I haven’t got time today to go into why it should be, to go back to first principles and ultimate causes. I suspect, in any event, that the ultimate cause lies in what Christians might call “a fallen universe” coupled with our inability to understand the mind of God, which refuses to bend logically to our human definitions of right and wrong. All of this is of no comfort whatsoever to someone who has had their loved ones shot, blown up or run over, and, what’s more, it opens up huge theological questions to which I have no answer, and to which there may be no answer.

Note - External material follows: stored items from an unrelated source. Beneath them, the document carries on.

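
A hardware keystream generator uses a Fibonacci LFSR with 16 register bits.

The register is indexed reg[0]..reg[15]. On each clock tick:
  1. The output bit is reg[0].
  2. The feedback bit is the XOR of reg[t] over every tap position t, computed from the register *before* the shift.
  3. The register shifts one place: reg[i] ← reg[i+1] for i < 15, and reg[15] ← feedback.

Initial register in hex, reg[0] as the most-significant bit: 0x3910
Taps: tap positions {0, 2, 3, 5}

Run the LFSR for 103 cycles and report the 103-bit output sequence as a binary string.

tick  register→output (feedback)
  0  0011100100010000→0 (0)
  1  0111001000100000→0 (0)
  2  1110010001000000→1 (1)
  3  1100100010000001→1 (1)
  4  1001000100000011→1 (0)
  5  0010001000000110→0 (1)
  6  0100010000001101→0 (1)
  7  1000100000011011→1 (1)
  8  0001000000110111→0 (1)
  9  0010000001101111→0 (1)
 10  0100000011011111→0 (0)
 11  1000000110111110→1 (1)
 12  0000001101111101→0 (0)
 13  0000011011111010→0 (1)
 14  0000110111110101→0 (1)
 15  0001101111101011→0 (1)
 16  0011011111010111→0 (1)
 17  0110111110101111→0 (0)
 18  1101111101011110→1 (1)
 19  1011111010111101→1 (0)
 20  0111110101111010→0 (1)
 21  1111101011110101→1 (1)
 22  1111010111101011→1 (0)
 23  1110101111010110→1 (0)
 24  1101011110101100→1 (1)
 25  1010111101011001→1 (1)
 26  0101111010110011→0 (0)
 27  1011110101100110→1 (0)
 28  0111101011001100→0 (0)
 29  1111010110011000→1 (0)
 30  1110101100110000→1 (0)
 31  1101011001100000→1 (1)
 32  1010110011000001→1 (1)
 33  0101100110000011→0 (1)
 34  1011001100000111→1 (1)
 35  0110011000001111→0 (0)
 36  1100110000011110→1 (0)
 37  1001100000111100→1 (0)
 38  0011000001111000→0 (0)
 39  0110000011110000→0 (1)
 40  1100000111100001→1 (1)
 41  1000001111000011→1 (1)
 42  0000011110000111→0 (1)
 43  0000111100001111→0 (1)
 44  0001111000011111→0 (0)
 45  0011110000111110→0 (1)
 46  0111100001111101→0 (0)
 47  1111000011111010→1 (1)
 48  1110000111110101→1 (0)
 49  1100001111101010→1 (1)
 50  1000011111010101→1 (0)
 51  0000111110101010→0 (1)
 52  0001111101010101→0 (0)
 53  0011111010101010→0 (1)
 54  0111110101010101→0 (1)
 55  1111101010101011→1 (1)
 56  1111010101010111→1 (0)
 57  1110101010101110→1 (0)
 58  1101010101011100→1 (1)
 59  1010101010111001→1 (0)
 60  0101010101110010→0 (0)
 61  1010101011100100→1 (0)
 62  0101010111001000→0 (0)
 63  1010101110010000→1 (0)
 64  0101011100100000→0 (0)
 65  1010111001000000→1 (1)
 66  0101110010000001→0 (0)
 67  1011100100000010→1 (1)
 68  0111001000000101→0 (0)
 69  1110010000001010→1 (1)
 70  1100100000010101→1 (1)
 71  1001000000101011→1 (0)
 72  0010000001010110→0 (1)
 73  0100000010101101→0 (0)
 74  1000000101011010→1 (1)
 75  0000001010110101→0 (0)
 76  0000010101101010→0 (1)
 77  0000101011010101→0 (0)
 78  0001010110101010→0 (0)
 79  0010101101010100→0 (1)
 80  0101011010101001→0 (0)
 81  1010110101010010→1 (1)
 82  0101101010100101→0 (1)
 83  1011010101001011→1 (0)
 84  0110101010010110→0 (1)
 85  1101010100101101→1 (1)
 86  1010101001011011→1 (0)
 87  0101010010110110→0 (0)
 88  1010100101101100→1 (0)
 89  0101001011011000→0 (1)
 90  1010010110110001→1 (1)
 91  0100101101100011→0 (0)
 92  1001011011000110→1 (1)
 93  0010110110001101→0 (0)
 94  0101101100011010→0 (1)
 95  1011011000110101→1 (0)
 96  0110110001101010→0 (0)
 97  1101100011010100→1 (0)
 98  1011000110101000→1 (1)
 99  0110001101010001→0 (1)
100  1100011010100011→1 (0)
101  1000110101000110→1 (0)
102  0001101010001100→0 (1)

0011100100010000001101111101011110101100110000011110000111110101010101110010000001010110101010010110110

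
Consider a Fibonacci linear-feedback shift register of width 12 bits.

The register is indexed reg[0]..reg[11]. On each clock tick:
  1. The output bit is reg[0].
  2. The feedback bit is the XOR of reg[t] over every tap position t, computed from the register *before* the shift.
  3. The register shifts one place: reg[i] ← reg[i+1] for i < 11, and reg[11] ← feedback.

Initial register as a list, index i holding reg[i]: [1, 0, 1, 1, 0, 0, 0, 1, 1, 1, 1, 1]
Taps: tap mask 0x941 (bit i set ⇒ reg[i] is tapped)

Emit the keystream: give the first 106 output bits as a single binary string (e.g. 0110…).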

Especially on a day like today when there’s gardening to be done. All I can think of at times like the baffling febrile hopeless despairing ones we are currently enduring, is to concentrate on the small victories, the unasked-for random acts of kindness, the help that came from an unexpected quarter, and affirm in the face of all evidence to the contrary, that these are the things that matter and the things that will continue to matter, and that all shall be well, and all manner of thing shall be well. “What will survive of us, is love”.